One of my mares seems to enjoy peeing right after another mare does. Is this odd, or is it just me? She's the youngest, if that has anything to do with it. And she was bred this summer. So could it be prego hormones?

When someone pees its like she's on a mission. Her head goes up and she walks like she means business. Then finds a spot close to were the other mare peeded and...pees, a full amount. Kinda like she's thinking " oh its potty time!" Lol.

Has anyone else seen this before?


----------



## Ryan Johnson (Oct 2, 2014)

Could it be she is in heat and has not fallen pregnant when she was bred ? It may be she is marking her territory .............


----------



## lkblazin (Oct 2, 2014)

That's what I was thinking. But I don't remember her doing that prior yo the breeding.

Forgot to add,

And if one of her friends is running around she gets all upset. Starts nickering and runs over to them to see if they are OK. Kind of like a stallion when he sees a mare.

Thanks Ryan maybe I'm over analyzing her and she's just marking her territory, or worse she's not pregnant.


----------



## Ryan Johnson (Oct 2, 2014)

It is strange that she does it straight after the other mare tho, Id be thinking its more of a territory thing.

Hopefully Diane or Anna has seen this with one of their mares and can give you a little more info than I can.

Hope she is pregnant for you and that it is just a territory thing


----------



##  (Oct 2, 2014)

As the youngest, I would guess that she is probably bred, and is starting to establish herself in the herd -- as you said, marking territory and beginning to set herself as not being at the bottom in the pecking order -- as one that is working towards total acceptance. This will be especially good if she is bred, as no one should bother her or her little one and she will "stand her ground" as a new momma. So much better than having the "bottom" lady have a baby and try to try to protect herself AND her little one from those higher up in the pecking order.

Crossing my fingers and looking forward to seeing a little one.

How about some pictures so we can begin to drool now!


----------



## lkblazin (Oct 2, 2014)

Haaaa thanks so much Diane. That makes total sense



. Good to know its nothing big. And thanks so much ryan



. I did take couple of pics today, but they don't look too different from the pics I posted on another post. Ohhhh and I now no how to get the pictures uncrooked. The girl that does the peeing is blazin aka baby ( bay)

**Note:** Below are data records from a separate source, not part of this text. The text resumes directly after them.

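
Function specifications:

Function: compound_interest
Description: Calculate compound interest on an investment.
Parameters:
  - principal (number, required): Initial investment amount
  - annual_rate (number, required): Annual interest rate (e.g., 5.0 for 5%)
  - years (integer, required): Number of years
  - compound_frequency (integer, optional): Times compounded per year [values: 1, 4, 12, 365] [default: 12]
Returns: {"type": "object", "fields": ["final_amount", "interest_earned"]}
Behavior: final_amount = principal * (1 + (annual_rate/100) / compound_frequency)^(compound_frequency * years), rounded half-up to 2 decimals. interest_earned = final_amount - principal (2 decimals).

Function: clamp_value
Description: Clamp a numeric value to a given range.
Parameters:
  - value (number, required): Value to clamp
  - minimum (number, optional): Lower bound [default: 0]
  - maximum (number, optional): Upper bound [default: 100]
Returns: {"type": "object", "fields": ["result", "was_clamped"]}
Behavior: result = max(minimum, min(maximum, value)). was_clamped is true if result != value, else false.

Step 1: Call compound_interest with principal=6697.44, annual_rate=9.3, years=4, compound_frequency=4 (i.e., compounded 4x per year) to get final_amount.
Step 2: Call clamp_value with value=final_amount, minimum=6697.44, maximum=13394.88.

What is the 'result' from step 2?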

Sorry her face got cut off I was concentrating on her belly.3 months in




Ladybug supposedly about 4 months in.she's off balance cause calfe went after her.




Calfe she's about 5 months in. I have felt some definite movement when she's eating. And wow is she a crank! ( I'll just say its cause she's pregnant











Whisper she's a big ol ?. Kept going into season.and yes she's always been a bit fluffy ( not fluffy hair though



probably think " watcha doing back there "




I still need some more rear shots of lady bug and baby. But this is a preview. I'll get some more shots mid winter as long as nothing happens in between then and now. Fingers crossed/ toes!!!!


----------



##  (Oct 3, 2014)

Such pretty girls! And so excited for you!


----------



## lkblazin (Oct 3, 2014)

Thanks diane , I don't know how breeders can wait all year


----------



##  (Oct 3, 2014)

Waiting is always the hardest part.....but the GREAT PART is that once the little one is safely on the ground, you are enjoying yourself so much with them, that you forget about all the waiting you did!


----------